После этого колебаниям не осталось места. Кто такой Эзеулу, чтобы подсказывать своему богу, как надо сражаться с завистливым божеством священного питона? Это битва богов. Он всего-навсего стрела в натянутом луке его бога. Мысль эта опьянила Эзеулу, как пальмовое вино. В голове у него зароились новые идеи, а события прошлого обрели новое, волнующее значение. Почему Одаче запер в своем сундучке питона? Винили религию белого человека, но в ней ли была действительная причина? Что, если мальчик тоже был стрелой в руке Улу?
А как насчет религии белого человека и даже самого белого человека? Это граничило с кощунством, но Эзеулу был сейчас расположен к смелым обобщениям. Да, как насчет самого белого человека? Ведь, если на то пошло, он однажды уже был союзником Эзеулу и в некотором смысле снова стал его союзником сейчас, потому что, задержав его на чужбине, он вложил ему в руки оружие против врагов.

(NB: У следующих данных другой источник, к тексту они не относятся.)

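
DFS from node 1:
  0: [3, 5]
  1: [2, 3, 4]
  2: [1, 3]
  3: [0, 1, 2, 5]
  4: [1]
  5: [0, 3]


Visit 1, push [4, 3, 2]
Visit 2, push [3]
Visit 3, push [5, 0]
Visit 0, push [5]
Visit 5, push []
Visit 4, push []

DFS order: [1, 2, 3, 0, 5, 4]


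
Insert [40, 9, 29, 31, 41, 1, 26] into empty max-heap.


Insert 40: [40]
Insert 9: [40, 9]
Insert 29: [40, 9, 29]
Insert 31: [40, 31, 29, 9]
Insert 41: [41, 40, 29, 9, 31]
Insert 1: [41, 40, 29, 9, 31, 1]
Insert 26: [41, 40, 29, 9, 31, 1, 26]

Final heap: [41, 40, 29, 9, 31, 1, 26]


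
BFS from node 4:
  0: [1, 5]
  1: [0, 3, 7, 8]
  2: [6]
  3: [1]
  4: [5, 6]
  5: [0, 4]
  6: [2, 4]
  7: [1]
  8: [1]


Visit 4, enqueue [5, 6]
Visit 5, enqueue [0]
Visit 6, enqueue [2]
Visit 0, enqueue [1]
Visit 2, enqueue []
Visit 1, enqueue [3, 7, 8]
Visit 3, enqueue []
Visit 7, enqueue []
Visit 8, enqueue []

BFS order: [4, 5, 6, 0, 2, 1, 3, 7, 8]


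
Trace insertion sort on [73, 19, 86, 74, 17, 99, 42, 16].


Initial: [73, 19, 86, 74, 17, 99, 42, 16]
Insert 19: [19, 73, 86, 74, 17, 99, 42, 16]
Insert 86: [19, 73, 86, 74, 17, 99, 42, 16]
Insert 74: [19, 73, 74, 86, 17, 99, 42, 16]
Insert 17: [17, 19, 73, 74, 86, 99, 42, 16]
Insert 99: [17, 19, 73, 74, 86, 99, 42, 16]
Insert 42: [17, 19, 42, 73, 74, 86, 99, 16]
Insert 16: [16, 17, 19, 42, 73, 74, 86, 99]

Sorted: [16, 17, 19, 42, 73, 74, 86, 99]


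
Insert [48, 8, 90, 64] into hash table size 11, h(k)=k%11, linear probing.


Insert 48: h=4 -> slot 4
Insert 8: h=8 -> slot 8
Insert 90: h=2 -> slot 2
Insert 64: h=9 -> slot 9

Table: [None, None, 90, None, 48, None, None, None, 8, 64, None]


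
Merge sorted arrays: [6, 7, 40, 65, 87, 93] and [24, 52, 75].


Take 6 from A
Take 7 from A
Take 24 from B
Take 40 from A
Take 52 from B
Take 65 from A
Take 75 from B

Merged: [6, 7, 24, 40, 52, 65, 75, 87, 93]


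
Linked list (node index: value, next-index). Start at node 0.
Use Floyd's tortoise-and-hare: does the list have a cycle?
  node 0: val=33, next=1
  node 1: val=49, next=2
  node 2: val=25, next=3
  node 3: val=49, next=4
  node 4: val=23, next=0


Floyd's tortoise (slow, +1) and hare (fast, +2):
  init: slow=0, fast=0
  step 1: slow=1, fast=2
  step 2: slow=2, fast=4
  step 3: slow=3, fast=1
  step 4: slow=4, fast=3
  step 5: slow=0, fast=0
  slow == fast at node 0: cycle detected

Cycle: yes


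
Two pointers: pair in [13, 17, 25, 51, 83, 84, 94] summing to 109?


lo=0(13)+hi=6(94)=107
lo=1(17)+hi=6(94)=111
lo=1(17)+hi=5(84)=101
lo=2(25)+hi=5(84)=109

Yes: 25+84=109


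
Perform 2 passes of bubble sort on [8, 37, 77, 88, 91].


Initial: [8, 37, 77, 88, 91]
Pass 1: [8, 37, 77, 88, 91] (0 swaps)
Pass 2: [8, 37, 77, 88, 91] (0 swaps)

After 2 passes: [8, 37, 77, 88, 91]


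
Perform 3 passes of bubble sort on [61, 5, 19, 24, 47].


Initial: [61, 5, 19, 24, 47]
Pass 1: [5, 19, 24, 47, 61] (4 swaps)
Pass 2: [5, 19, 24, 47, 61] (0 swaps)
Pass 3: [5, 19, 24, 47, 61] (0 swaps)

After 3 passes: [5, 19, 24, 47, 61]


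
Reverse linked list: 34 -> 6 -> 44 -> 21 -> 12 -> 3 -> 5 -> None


Step 1: curr=34, set curr.next=prev(None) | reversed so far: 34
Step 2: curr=6, set curr.next=prev(34) | reversed so far: 6 -> 34
Step 3: curr=44, set curr.next=prev(6) | reversed so far: 44 -> 6 -> 34
Step 4: curr=21, set curr.next=prev(44) | reversed so far: 21 -> 44 -> 6 -> 34
Step 5: curr=12, set curr.next=prev(21) | reversed so far: 12 -> 21 -> 44 -> 6 -> 34
Step 6: curr=3, set curr.next=prev(12) | reversed so far: 3 -> 12 -> 21 -> 44 -> 6 -> 34
Step 7: curr=5, set curr.next=prev(3) | reversed so far: 5 -> 3 -> 12 -> 21 -> 44 -> 6 -> 34

5 -> 3 -> 12 -> 21 -> 44 -> 6 -> 34 -> None


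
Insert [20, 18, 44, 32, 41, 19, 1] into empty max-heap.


Insert 20: [20]
Insert 18: [20, 18]
Insert 44: [44, 18, 20]
Insert 32: [44, 32, 20, 18]
Insert 41: [44, 41, 20, 18, 32]
Insert 19: [44, 41, 20, 18, 32, 19]
Insert 1: [44, 41, 20, 18, 32, 19, 1]

Final heap: [44, 41, 20, 18, 32, 19, 1]


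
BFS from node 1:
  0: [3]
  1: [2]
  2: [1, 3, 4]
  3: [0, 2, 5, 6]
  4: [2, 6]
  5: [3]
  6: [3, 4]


Visit 1, enqueue [2]
Visit 2, enqueue [3, 4]
Visit 3, enqueue [0, 5, 6]
Visit 4, enqueue []
Visit 0, enqueue []
Visit 5, enqueue []
Visit 6, enqueue []

BFS order: [1, 2, 3, 4, 0, 5, 6]


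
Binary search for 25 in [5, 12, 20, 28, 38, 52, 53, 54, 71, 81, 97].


Step 1: lo=0, hi=10, mid=5, val=52
Step 2: lo=0, hi=4, mid=2, val=20
Step 3: lo=3, hi=4, mid=3, val=28

Not found


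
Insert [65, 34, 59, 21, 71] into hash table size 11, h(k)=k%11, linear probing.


Insert 65: h=10 -> slot 10
Insert 34: h=1 -> slot 1
Insert 59: h=4 -> slot 4
Insert 21: h=10, 1 probes -> slot 0
Insert 71: h=5 -> slot 5

Table: [21, 34, None, None, 59, 71, None, None, None, None, 65]


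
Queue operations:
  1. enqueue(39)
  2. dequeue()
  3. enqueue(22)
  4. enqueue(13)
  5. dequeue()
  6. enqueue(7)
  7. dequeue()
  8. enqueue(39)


enqueue(39) -> [39]
dequeue()->39, []
enqueue(22) -> [22]
enqueue(13) -> [22, 13]
dequeue()->22, [13]
enqueue(7) -> [13, 7]
dequeue()->13, [7]
enqueue(39) -> [7, 39]

Final queue: [7, 39]


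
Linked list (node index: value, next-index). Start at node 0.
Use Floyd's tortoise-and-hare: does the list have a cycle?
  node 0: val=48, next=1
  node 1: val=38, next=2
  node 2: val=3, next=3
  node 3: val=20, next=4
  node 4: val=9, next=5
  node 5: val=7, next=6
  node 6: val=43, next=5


Floyd's tortoise (slow, +1) and hare (fast, +2):
  init: slow=0, fast=0
  step 1: slow=1, fast=2
  step 2: slow=2, fast=4
  step 3: slow=3, fast=6
  step 4: slow=4, fast=6
  step 5: slow=5, fast=6
  step 6: slow=6, fast=6
  slow == fast at node 6: cycle detected

Cycle: yes


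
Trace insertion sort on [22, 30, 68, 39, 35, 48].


Initial: [22, 30, 68, 39, 35, 48]
Insert 30: [22, 30, 68, 39, 35, 48]
Insert 68: [22, 30, 68, 39, 35, 48]
Insert 39: [22, 30, 39, 68, 35, 48]
Insert 35: [22, 30, 35, 39, 68, 48]
Insert 48: [22, 30, 35, 39, 48, 68]

Sorted: [22, 30, 35, 39, 48, 68]


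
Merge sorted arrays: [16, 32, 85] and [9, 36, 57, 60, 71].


Take 9 from B
Take 16 from A
Take 32 from A
Take 36 from B
Take 57 from B
Take 60 from B
Take 71 from B

Merged: [9, 16, 32, 36, 57, 60, 71, 85]


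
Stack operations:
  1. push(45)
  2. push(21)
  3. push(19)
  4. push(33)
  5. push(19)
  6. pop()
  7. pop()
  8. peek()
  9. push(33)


push(45) -> [45]
push(21) -> [45, 21]
push(19) -> [45, 21, 19]
push(33) -> [45, 21, 19, 33]
push(19) -> [45, 21, 19, 33, 19]
pop()->19, [45, 21, 19, 33]
pop()->33, [45, 21, 19]
peek()->19
push(33) -> [45, 21, 19, 33]

Final stack: [45, 21, 19, 33]


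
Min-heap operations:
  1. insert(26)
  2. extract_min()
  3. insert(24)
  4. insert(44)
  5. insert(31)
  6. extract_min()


insert(26) -> [26]
extract_min()->26, []
insert(24) -> [24]
insert(44) -> [24, 44]
insert(31) -> [24, 44, 31]
extract_min()->24, [31, 44]

Final heap: [31, 44]


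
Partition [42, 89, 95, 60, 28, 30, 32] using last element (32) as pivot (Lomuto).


Pivot: 32
  28 <= 32: swap -> [28, 89, 95, 60, 42, 30, 32]
  30 <= 32: swap -> [28, 30, 95, 60, 42, 89, 32]
Place pivot at 2: [28, 30, 32, 60, 42, 89, 95]

Partitioned: [28, 30, 32, 60, 42, 89, 95]


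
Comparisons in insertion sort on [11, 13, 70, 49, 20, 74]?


Algorithm: insertion sort
Input: [11, 13, 70, 49, 20, 74]
Sorted: [11, 13, 20, 49, 70, 74]

8


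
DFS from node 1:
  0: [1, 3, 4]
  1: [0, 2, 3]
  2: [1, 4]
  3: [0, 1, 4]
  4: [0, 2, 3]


Visit 1, push [3, 2, 0]
Visit 0, push [4, 3]
Visit 3, push [4]
Visit 4, push [2]
Visit 2, push []

DFS order: [1, 0, 3, 4, 2]


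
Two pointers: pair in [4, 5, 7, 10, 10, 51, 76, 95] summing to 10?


lo=0(4)+hi=7(95)=99
lo=0(4)+hi=6(76)=80
lo=0(4)+hi=5(51)=55
lo=0(4)+hi=4(10)=14
lo=0(4)+hi=3(10)=14
lo=0(4)+hi=2(7)=11
lo=0(4)+hi=1(5)=9

No pair found


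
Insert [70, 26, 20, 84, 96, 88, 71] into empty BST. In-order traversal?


Insert 70: root
Insert 26: L from 70
Insert 20: L from 70 -> L from 26
Insert 84: R from 70
Insert 96: R from 70 -> R from 84
Insert 88: R from 70 -> R from 84 -> L from 96
Insert 71: R from 70 -> L from 84

In-order: [20, 26, 70, 71, 84, 88, 96]


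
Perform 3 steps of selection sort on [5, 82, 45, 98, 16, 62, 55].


Initial: [5, 82, 45, 98, 16, 62, 55]
Step 1: min=5 at 0
  Swap: [5, 82, 45, 98, 16, 62, 55]
Step 2: min=16 at 4
  Swap: [5, 16, 45, 98, 82, 62, 55]
Step 3: min=45 at 2
  Swap: [5, 16, 45, 98, 82, 62, 55]

After 3 steps: [5, 16, 45, 98, 82, 62, 55]


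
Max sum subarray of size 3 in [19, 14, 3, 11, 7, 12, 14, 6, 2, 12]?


[0:3]: 36
[1:4]: 28
[2:5]: 21
[3:6]: 30
[4:7]: 33
[5:8]: 32
[6:9]: 22
[7:10]: 20

Max: 36 at [0:3]


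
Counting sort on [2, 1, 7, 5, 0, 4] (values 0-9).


Input: [2, 1, 7, 5, 0, 4]
Counts: [1, 1, 1, 0, 1, 1, 0, 1, 0, 0]

Sorted: [0, 1, 2, 4, 5, 7]


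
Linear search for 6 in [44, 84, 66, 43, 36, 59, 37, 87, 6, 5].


i=0: 44!=6
i=1: 84!=6
i=2: 66!=6
i=3: 43!=6
i=4: 36!=6
i=5: 59!=6
i=6: 37!=6
i=7: 87!=6
i=8: 6==6 found!

Found at 8, 9 comps


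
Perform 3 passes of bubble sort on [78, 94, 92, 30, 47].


Initial: [78, 94, 92, 30, 47]
Pass 1: [78, 92, 30, 47, 94] (3 swaps)
Pass 2: [78, 30, 47, 92, 94] (2 swaps)
Pass 3: [30, 47, 78, 92, 94] (2 swaps)

After 3 passes: [30, 47, 78, 92, 94]


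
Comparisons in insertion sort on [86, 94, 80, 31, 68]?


Algorithm: insertion sort
Input: [86, 94, 80, 31, 68]
Sorted: [31, 68, 80, 86, 94]

10


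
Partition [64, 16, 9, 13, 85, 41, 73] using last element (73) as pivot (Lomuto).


Pivot: 73
  64 <= 73: advance i (no swap)
  16 <= 73: advance i (no swap)
  9 <= 73: advance i (no swap)
  13 <= 73: advance i (no swap)
  41 <= 73: swap -> [64, 16, 9, 13, 41, 85, 73]
Place pivot at 5: [64, 16, 9, 13, 41, 73, 85]

Partitioned: [64, 16, 9, 13, 41, 73, 85]


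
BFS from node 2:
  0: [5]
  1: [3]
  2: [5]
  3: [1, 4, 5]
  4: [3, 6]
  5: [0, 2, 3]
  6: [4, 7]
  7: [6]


Visit 2, enqueue [5]
Visit 5, enqueue [0, 3]
Visit 0, enqueue []
Visit 3, enqueue [1, 4]
Visit 1, enqueue []
Visit 4, enqueue [6]
Visit 6, enqueue [7]
Visit 7, enqueue []

BFS order: [2, 5, 0, 3, 1, 4, 6, 7]


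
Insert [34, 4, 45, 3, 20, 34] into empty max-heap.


Insert 34: [34]
Insert 4: [34, 4]
Insert 45: [45, 4, 34]
Insert 3: [45, 4, 34, 3]
Insert 20: [45, 20, 34, 3, 4]
Insert 34: [45, 20, 34, 3, 4, 34]

Final heap: [45, 20, 34, 3, 4, 34]


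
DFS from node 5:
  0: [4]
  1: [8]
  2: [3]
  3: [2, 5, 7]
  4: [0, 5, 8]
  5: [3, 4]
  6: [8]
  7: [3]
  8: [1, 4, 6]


Visit 5, push [4, 3]
Visit 3, push [7, 2]
Visit 2, push []
Visit 7, push []
Visit 4, push [8, 0]
Visit 0, push []
Visit 8, push [6, 1]
Visit 1, push []
Visit 6, push []

DFS order: [5, 3, 2, 7, 4, 0, 8, 1, 6]


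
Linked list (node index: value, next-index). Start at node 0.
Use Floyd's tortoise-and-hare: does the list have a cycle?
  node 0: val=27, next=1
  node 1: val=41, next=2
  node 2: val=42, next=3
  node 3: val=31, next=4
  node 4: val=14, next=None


Floyd's tortoise (slow, +1) and hare (fast, +2):
  init: slow=0, fast=0
  step 1: slow=1, fast=2
  step 2: slow=2, fast=4
  step 3: fast -> None, no cycle

Cycle: no


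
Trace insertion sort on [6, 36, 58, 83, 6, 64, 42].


Initial: [6, 36, 58, 83, 6, 64, 42]
Insert 36: [6, 36, 58, 83, 6, 64, 42]
Insert 58: [6, 36, 58, 83, 6, 64, 42]
Insert 83: [6, 36, 58, 83, 6, 64, 42]
Insert 6: [6, 6, 36, 58, 83, 64, 42]
Insert 64: [6, 6, 36, 58, 64, 83, 42]
Insert 42: [6, 6, 36, 42, 58, 64, 83]

Sorted: [6, 6, 36, 42, 58, 64, 83]


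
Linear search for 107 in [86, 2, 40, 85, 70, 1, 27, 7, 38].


i=0: 86!=107
i=1: 2!=107
i=2: 40!=107
i=3: 85!=107
i=4: 70!=107
i=5: 1!=107
i=6: 27!=107
i=7: 7!=107
i=8: 38!=107

Not found, 9 comps


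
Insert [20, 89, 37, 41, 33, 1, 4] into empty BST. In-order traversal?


Insert 20: root
Insert 89: R from 20
Insert 37: R from 20 -> L from 89
Insert 41: R from 20 -> L from 89 -> R from 37
Insert 33: R from 20 -> L from 89 -> L from 37
Insert 1: L from 20
Insert 4: L from 20 -> R from 1

In-order: [1, 4, 20, 33, 37, 41, 89]


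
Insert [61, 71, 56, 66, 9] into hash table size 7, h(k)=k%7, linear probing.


Insert 61: h=5 -> slot 5
Insert 71: h=1 -> slot 1
Insert 56: h=0 -> slot 0
Insert 66: h=3 -> slot 3
Insert 9: h=2 -> slot 2

Table: [56, 71, 9, 66, None, 61, None]


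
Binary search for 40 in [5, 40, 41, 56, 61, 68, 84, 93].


Step 1: lo=0, hi=7, mid=3, val=56
Step 2: lo=0, hi=2, mid=1, val=40

Found at index 1


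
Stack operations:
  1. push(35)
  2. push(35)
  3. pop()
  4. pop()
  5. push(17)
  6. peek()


push(35) -> [35]
push(35) -> [35, 35]
pop()->35, [35]
pop()->35, []
push(17) -> [17]
peek()->17

Final stack: [17]


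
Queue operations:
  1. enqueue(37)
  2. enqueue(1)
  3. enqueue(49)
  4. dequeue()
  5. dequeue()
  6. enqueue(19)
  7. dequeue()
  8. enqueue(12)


enqueue(37) -> [37]
enqueue(1) -> [37, 1]
enqueue(49) -> [37, 1, 49]
dequeue()->37, [1, 49]
dequeue()->1, [49]
enqueue(19) -> [49, 19]
dequeue()->49, [19]
enqueue(12) -> [19, 12]

Final queue: [19, 12]


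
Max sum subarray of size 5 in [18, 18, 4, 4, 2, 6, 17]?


[0:5]: 46
[1:6]: 34
[2:7]: 33

Max: 46 at [0:5]


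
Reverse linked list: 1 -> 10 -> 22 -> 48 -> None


Step 1: curr=1, set curr.next=prev(None) | reversed so far: 1
Step 2: curr=10, set curr.next=prev(1) | reversed so far: 10 -> 1
Step 3: curr=22, set curr.next=prev(10) | reversed so far: 22 -> 10 -> 1
Step 4: curr=48, set curr.next=prev(22) | reversed so far: 48 -> 22 -> 10 -> 1

48 -> 22 -> 10 -> 1 -> None


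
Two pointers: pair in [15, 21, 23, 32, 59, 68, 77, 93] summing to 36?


lo=0(15)+hi=7(93)=108
lo=0(15)+hi=6(77)=92
lo=0(15)+hi=5(68)=83
lo=0(15)+hi=4(59)=74
lo=0(15)+hi=3(32)=47
lo=0(15)+hi=2(23)=38
lo=0(15)+hi=1(21)=36

Yes: 15+21=36


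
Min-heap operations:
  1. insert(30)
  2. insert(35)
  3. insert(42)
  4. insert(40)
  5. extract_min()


insert(30) -> [30]
insert(35) -> [30, 35]
insert(42) -> [30, 35, 42]
insert(40) -> [30, 35, 42, 40]
extract_min()->30, [35, 40, 42]

Final heap: [35, 40, 42]


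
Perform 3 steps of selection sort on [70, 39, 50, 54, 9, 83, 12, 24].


Initial: [70, 39, 50, 54, 9, 83, 12, 24]
Step 1: min=9 at 4
  Swap: [9, 39, 50, 54, 70, 83, 12, 24]
Step 2: min=12 at 6
  Swap: [9, 12, 50, 54, 70, 83, 39, 24]
Step 3: min=24 at 7
  Swap: [9, 12, 24, 54, 70, 83, 39, 50]

After 3 steps: [9, 12, 24, 54, 70, 83, 39, 50]


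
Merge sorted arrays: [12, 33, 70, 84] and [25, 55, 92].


Take 12 from A
Take 25 from B
Take 33 from A
Take 55 from B
Take 70 from A
Take 84 from A

Merged: [12, 25, 33, 55, 70, 84, 92]


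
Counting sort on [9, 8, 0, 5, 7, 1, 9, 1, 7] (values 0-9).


Input: [9, 8, 0, 5, 7, 1, 9, 1, 7]
Counts: [1, 2, 0, 0, 0, 1, 0, 2, 1, 2]

Sorted: [0, 1, 1, 5, 7, 7, 8, 9, 9]


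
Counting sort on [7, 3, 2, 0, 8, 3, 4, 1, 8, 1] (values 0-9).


Input: [7, 3, 2, 0, 8, 3, 4, 1, 8, 1]
Counts: [1, 2, 1, 2, 1, 0, 0, 1, 2, 0]

Sorted: [0, 1, 1, 2, 3, 3, 4, 7, 8, 8]


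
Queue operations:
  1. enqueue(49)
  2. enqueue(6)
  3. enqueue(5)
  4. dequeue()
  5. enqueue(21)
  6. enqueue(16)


enqueue(49) -> [49]
enqueue(6) -> [49, 6]
enqueue(5) -> [49, 6, 5]
dequeue()->49, [6, 5]
enqueue(21) -> [6, 5, 21]
enqueue(16) -> [6, 5, 21, 16]

Final queue: [6, 5, 21, 16]


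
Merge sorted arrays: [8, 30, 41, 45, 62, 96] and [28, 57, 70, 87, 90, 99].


Take 8 from A
Take 28 from B
Take 30 from A
Take 41 from A
Take 45 from A
Take 57 from B
Take 62 from A
Take 70 from B
Take 87 from B
Take 90 from B
Take 96 from A

Merged: [8, 28, 30, 41, 45, 57, 62, 70, 87, 90, 96, 99]


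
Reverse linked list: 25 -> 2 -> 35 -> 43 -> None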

Если Улу с самого начала распознал в белом человеке союзника, это многое объясняет. Это объясняет, например, почему Эзеулу решил послать Одаче учиться обычаям белого человека. Правда, раньше Эзеулу давал другие объяснения этому своему решению, но они были выражением тогдашних его мыслей. Ведь одна половина его существа — это человек, а другая — та, что во время важных религиозных обрядов закрашена белым мелом — дух, ммо. И половина всех совершенных им в жизни поступков совершена той его стороной, которая есть дух.